Affixing Suffix “A”-Claim of Petitioner is Denied

Petitioner Gujarat Nippon International (P) Ltd.
Respondent UOI & Ors
Decision by Bombay High Court
Date of order or Judgement 2-May-2022
Citation no.

2022 (5) GSTPanacea 5 HC Bombay

Writ Petition No. 5942 of 2021

Hon’ble Judge

Justice  Gangapurwala

Justice  Sewlikar

Decision In Favour of Assessee

Merely on technical ground that affixing suffix ‘A‘ claim of the Petitioner for the refund towards IGST paid cannot be denied

Affixing Suffix-Highlight

Section 16(3)(b) of IGST Act,2017
A registered person making zero rated supply shall be eligible to claim refund under either of the following options, namely:–– 

(a) he may supply goods or services or both under bond or Letter of Undertaking, subject to such conditions, safeguards and procedure as may be prescribed, without payment of integrated tax and claim refund of unutilised input tax credit; or 

(b) he may supply goods or services or both, subject to such conditions, safeguards and procedure as may be prescribed, on payment of integrated tax and claim refund of such tax paid on goods or services or both supplied.

 

Section 54(3) of the CGST Act, 2017
A registered person may claim refund of unutilised input tax credit at the end of any tax period only in the following Two cases, 

(a) Zero rated supplies made without payment of tax namely:–– 

1) Supply of goods or services or both under bond or Letter of Undertaking, subject to such conditions, safeguards and procedure as may be prescribed, without payment of integrated tax and claim refund of unutilised input tax credit; or 

2) Supply of goods or services or both, subject to such conditions, safeguards and procedure as may be prescribed, on payment of integrated tax and claim refund of such tax paid on goods or services or both supplied. 

(b) Inverted duty structure: Where the credit has accumulated on account of rate of tax on inputs being higher than the rate of tax on output supplies.

Affixing Suffix-Facts of The Case

Affixing Suffix-The Petitioner seeks direction against the Respondents to sanction refund for Rs. 17,45,941 in terms of section 16(3)(b) of the IGST Act read with section 54 of the CGST Act and rule 96 of the CGST Rules.

Argument Before The Court

Affixing Suffix-Petitioner's Contention

The Petitioner had never claimed higher draw back.
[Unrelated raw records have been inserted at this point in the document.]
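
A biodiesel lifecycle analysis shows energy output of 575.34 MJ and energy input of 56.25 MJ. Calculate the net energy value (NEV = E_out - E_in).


NEV = E_out - E_in
= 575.34 - 56.25
= 519.0900 MJ

519.0900 MJ


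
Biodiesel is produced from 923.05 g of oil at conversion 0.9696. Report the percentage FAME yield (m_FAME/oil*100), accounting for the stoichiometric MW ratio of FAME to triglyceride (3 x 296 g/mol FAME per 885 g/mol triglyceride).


m_FAME = oil * conv * (3 * 296 / 885) = oil * conv * (888/885)
= 923.05 * 0.9696 * 888 / 885
= 898.0231 g
Y = m_FAME / oil * 100 = conv * (888/885) * 100
= 0.9696 * 888 / 885 * 100
= 97.29%

97.29%


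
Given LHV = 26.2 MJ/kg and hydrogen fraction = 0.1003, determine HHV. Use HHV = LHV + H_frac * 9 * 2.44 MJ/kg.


HHV = LHV + H_frac * 9 * 2.44
= 26.2 + 0.1003 * 9 * 2.44
= 28.4026 MJ/kg

28.4026 MJ/kg


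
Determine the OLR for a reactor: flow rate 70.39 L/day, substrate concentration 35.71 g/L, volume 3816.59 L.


OLR = Q * S / V
= 70.39 * 35.71 / 3816.59
= 0.6586 g/L/day

0.6586 g/L/day


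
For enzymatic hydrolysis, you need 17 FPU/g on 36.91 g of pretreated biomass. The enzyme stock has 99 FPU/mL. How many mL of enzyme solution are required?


V = dosage * m_sub / activity
V = 17 * 36.91 / 99
V = 6.3381 mL

6.3381 mL


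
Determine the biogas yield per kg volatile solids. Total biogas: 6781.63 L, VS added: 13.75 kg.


Y = V / VS
= 6781.63 / 13.75
= 493.2095 L/kg VS

493.2095 L/kg VS


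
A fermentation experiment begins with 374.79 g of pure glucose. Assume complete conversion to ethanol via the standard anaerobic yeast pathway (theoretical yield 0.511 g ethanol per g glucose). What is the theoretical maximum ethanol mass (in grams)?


Theoretical ethanol yield: m_EtOH = 0.511 * m_glucose
m_EtOH = 0.511 * 374.79 = 191.5177 g

191.5177 g


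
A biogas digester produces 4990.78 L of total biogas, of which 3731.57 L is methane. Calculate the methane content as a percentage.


CH4% = V_CH4 / V_total * 100
= 3731.57 / 4990.78 * 100
= 74.7693%

74.7693%


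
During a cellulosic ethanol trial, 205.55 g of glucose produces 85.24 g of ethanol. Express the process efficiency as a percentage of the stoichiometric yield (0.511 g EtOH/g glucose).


Fermentation efficiency = (actual / (0.511 * glucose)) * 100
= (85.24 / (0.511 * 205.55)) * 100
= 81.1531%

81.1531%


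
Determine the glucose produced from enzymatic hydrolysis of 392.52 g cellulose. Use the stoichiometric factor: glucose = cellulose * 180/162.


glucose = cellulose * 180/162
= 392.52 * 180/162
= 436.1333 g

436.1333 g


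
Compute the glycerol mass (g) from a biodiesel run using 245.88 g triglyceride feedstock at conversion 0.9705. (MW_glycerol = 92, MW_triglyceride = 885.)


glycerol = oil * conv * (92/885)
= 245.88 * 0.9705 * 92 / 885
= 24.8064 g

24.8064 g


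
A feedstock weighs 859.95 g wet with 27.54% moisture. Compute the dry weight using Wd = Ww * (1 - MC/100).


Wd = Ww * (1 - MC/100)
= 859.95 * (1 - 27.54/100)
= 623.1198 g

623.1198 g


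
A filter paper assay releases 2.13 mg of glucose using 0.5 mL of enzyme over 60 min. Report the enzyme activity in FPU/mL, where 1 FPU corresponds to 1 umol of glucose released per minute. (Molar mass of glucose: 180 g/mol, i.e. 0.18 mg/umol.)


Activity = glucose_mg / (0.18 mg/umol * V_mL * t_min)
= 2.13 / (0.18 * 0.5 * 60)
= 0.3944 FPU/mL

0.3944 FPU/mL


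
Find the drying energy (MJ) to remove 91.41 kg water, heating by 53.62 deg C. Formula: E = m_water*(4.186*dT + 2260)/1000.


E = m_water * (4.186 * dT + 2260) / 1000
= 91.41 * (4.186 * 53.62 + 2260) / 1000
= 227.1039 MJ

227.1039 MJ


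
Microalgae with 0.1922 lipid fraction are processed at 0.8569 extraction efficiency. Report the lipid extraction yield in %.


Y = lipid_content * extraction_eff * 100
= 0.1922 * 0.8569 * 100
= 16.4696%

16.4696%


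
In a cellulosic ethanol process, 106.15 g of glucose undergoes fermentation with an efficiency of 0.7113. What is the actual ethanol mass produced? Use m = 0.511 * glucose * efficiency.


Actual ethanol: m = 0.511 * 106.15 * 0.7113
m = 38.5828 g

38.5828 g


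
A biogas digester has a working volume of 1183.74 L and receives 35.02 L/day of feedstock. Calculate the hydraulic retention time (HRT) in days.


HRT = V / Q
= 1183.74 / 35.02
= 33.8018 days

33.8018 days


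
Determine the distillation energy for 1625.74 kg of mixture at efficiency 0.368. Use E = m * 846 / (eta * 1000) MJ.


E = m * 846 / (eta * 1000)
= 1625.74 * 846 / (0.368 * 1000)
= 3737.4349 MJ

3737.4349 MJ


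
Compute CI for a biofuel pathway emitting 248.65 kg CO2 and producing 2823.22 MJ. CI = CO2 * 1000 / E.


CI = CO2 * 1000 / E
= 248.65 * 1000 / 2823.22
= 88.0732 g CO2/MJ

88.0732 g CO2/MJ


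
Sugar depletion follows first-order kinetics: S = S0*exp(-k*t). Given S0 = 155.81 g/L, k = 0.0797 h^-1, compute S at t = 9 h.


S = S0 * exp(-k * t)
S = 155.81 * exp(-0.0797 * 9)
S = 76.0459 g/L

76.0459 g/L


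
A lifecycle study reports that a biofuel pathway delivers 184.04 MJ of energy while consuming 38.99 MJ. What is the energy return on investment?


EROI = E_out / E_in
= 184.04 / 38.99
= 4.7202

4.7202


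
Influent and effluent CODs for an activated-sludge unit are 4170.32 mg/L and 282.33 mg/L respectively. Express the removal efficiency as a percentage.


eta = (COD_in - COD_out) / COD_in * 100
= (4170.32 - 282.33) / 4170.32 * 100
= 93.2300%

93.2300%


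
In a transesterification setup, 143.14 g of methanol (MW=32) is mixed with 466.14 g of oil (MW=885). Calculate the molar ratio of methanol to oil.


Molar ratio = n_MeOH / n_oil = (MeOH/32) / (oil/885) = (MeOH * 885) / (32 * oil)
= (143.14 * 885) / (32 * 466.14)
= 8.4925

8.4925


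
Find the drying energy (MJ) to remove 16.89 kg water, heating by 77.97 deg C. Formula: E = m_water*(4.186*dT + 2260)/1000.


E = m_water * (4.186 * dT + 2260) / 1000
= 16.89 * (4.186 * 77.97 + 2260) / 1000
= 43.6840 MJ

43.6840 MJ


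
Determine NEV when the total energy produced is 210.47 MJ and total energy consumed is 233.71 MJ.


NEV = E_out - E_in
= 210.47 - 233.71
= -23.2400 MJ

-23.2400 MJ


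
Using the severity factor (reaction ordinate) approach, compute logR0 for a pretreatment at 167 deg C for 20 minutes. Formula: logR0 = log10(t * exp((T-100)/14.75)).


logR0 = log10(t * exp((T - 100) / 14.75))
= log10(20 * exp((167 - 100) / 14.75))
= 3.2738

3.2738


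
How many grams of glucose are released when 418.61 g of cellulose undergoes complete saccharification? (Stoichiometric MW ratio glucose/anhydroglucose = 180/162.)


glucose = cellulose * 180/162
= 418.61 * 180/162
= 465.1222 g

465.1222 g


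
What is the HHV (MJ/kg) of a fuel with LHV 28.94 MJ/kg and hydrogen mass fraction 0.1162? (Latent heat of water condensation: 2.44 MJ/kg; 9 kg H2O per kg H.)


HHV = LHV + H_frac * 9 * 2.44
= 28.94 + 0.1162 * 9 * 2.44
= 31.4918 MJ/kg

31.4918 MJ/kg


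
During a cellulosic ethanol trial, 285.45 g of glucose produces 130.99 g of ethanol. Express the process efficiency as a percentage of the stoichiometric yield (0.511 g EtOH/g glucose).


Fermentation efficiency = (actual / (0.511 * glucose)) * 100
= (130.99 / (0.511 * 285.45)) * 100
= 89.8022%

89.8022%


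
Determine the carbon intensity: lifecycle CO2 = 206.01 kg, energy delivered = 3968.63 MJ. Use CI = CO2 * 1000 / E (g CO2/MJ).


CI = CO2 * 1000 / E
= 206.01 * 1000 / 3968.63
= 51.9096 g CO2/MJ

51.9096 g CO2/MJ


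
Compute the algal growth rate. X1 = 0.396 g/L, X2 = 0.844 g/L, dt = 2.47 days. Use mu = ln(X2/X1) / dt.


mu = ln(X2/X1) / dt
= ln(0.844/0.396) / 2.47
= 0.3064 per day

0.3064 per day


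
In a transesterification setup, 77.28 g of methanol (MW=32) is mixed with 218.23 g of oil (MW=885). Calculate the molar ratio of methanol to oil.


Molar ratio = n_MeOH / n_oil = (MeOH/32) / (oil/885) = (MeOH * 885) / (32 * oil)
= (77.28 * 885) / (32 * 218.23)
= 9.7937

9.7937


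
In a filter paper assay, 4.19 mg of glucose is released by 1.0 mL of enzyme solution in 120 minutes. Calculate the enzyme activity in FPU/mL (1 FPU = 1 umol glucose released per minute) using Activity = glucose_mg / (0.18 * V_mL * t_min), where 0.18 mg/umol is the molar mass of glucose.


Activity = glucose_mg / (0.18 mg/umol * V_mL * t_min)
= 4.19 / (0.18 * 1.0 * 120)
= 0.1940 FPU/mL

0.1940 FPU/mL


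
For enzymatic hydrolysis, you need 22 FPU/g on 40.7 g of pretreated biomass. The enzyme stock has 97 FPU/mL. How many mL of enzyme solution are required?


V = dosage * m_sub / activity
V = 22 * 40.7 / 97
V = 9.2309 mL

9.2309 mL


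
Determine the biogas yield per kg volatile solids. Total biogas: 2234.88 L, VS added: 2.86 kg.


Y = V / VS
= 2234.88 / 2.86
= 781.4266 L/kg VS

781.4266 L/kg VS


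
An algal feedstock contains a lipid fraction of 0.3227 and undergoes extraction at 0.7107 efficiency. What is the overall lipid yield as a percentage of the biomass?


Y = lipid_content * extraction_eff * 100
= 0.3227 * 0.7107 * 100
= 22.9343%

22.9343%


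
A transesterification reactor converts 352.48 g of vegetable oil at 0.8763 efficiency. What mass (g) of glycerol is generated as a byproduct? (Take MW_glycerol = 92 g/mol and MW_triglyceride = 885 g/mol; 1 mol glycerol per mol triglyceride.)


glycerol = oil * conv * (92/885)
= 352.48 * 0.8763 * 92 / 885
= 32.1094 g

32.1094 g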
Mistakenly suffix ‘A’ was included instead of ‘B’ but the draw back claimed was the same as the custom component.
Fact of the case is similar to the case of Gujarat High Court in the Awadkrupa Plastomech (P) Ltd. v. Union of India 2021 (46) G.S.T.L. 31(Guj.)

 

Where assessee had never availed of the option to take drawback at higher rate in place of the IGST refund and had exported Rope Making Machine which attracted the rate of 2 per cent.

Further, it was evident that assessee claimed drawback of the customs component only for their exports, 

Therefore, Authorities were directed to immediately sanction the refund towards the IGST paid in respect to the goods exported, i.e., ‘Zero Rated Supplies’.

Affixing Suffix-Respondent's Argument

The Respondents submits that the moment the Petitioner had suffixed ‘A’, it is sufficient to infer that the Petitioner claimed higher draw back. The Circular, dated 9-10-2018 clearly suggests that by declaring draw back serial suffixed with ‘A’ or ‘C’ and by making above declaration, the exporters consciously relinquished their IGST/ITC claims. In view of the said Circular, dated 9-10-2018, Petitioner is not entitled for refund.
The Petitioner exported the goods to Jawaharlal Nehru Port Trust and Mumbai Airport, Mumbai on payment of IGST effective from 1-10-2017, the two different rates in cases where credit is availed and credit not availed i.e. column ‘A’ and ‘B’ are done away with and replaced with a single rate.
The only reason for denying the benefit to the Petitioner is that by affixing suffix ‘A, Petitioner has claimed higher draw back. The Petitioner, it is suggested is not entitled to any draw back in excess to the rate specified in column ‘B’. Respondents also do not dispute that the rates ‘A’ and ‘B’ are the same.

Bombay High Court Held

Affixing Suffix-It is evident that the Petitioner is claiming draw back of the custom component only for the goods exported by the petitioner at the rates specified therein. 

The rates of draw back under column ‘A’ and ‘B’ for the product exported by the Petitioner is the same. The said fact is not disputed by the Respondents. It is only on technical ground that affixing suffix ‘A‘ claim of the Petitioner is denied. 

The case of the Petitioner is similar to the one decided by Gujarat High Court in the case of Awadkrupa Plastomech (P) Ltd. (supra) and confirmed by the Apex Court.

Respondents shall sanction the refund towards IGST paid in respect of the goods exported.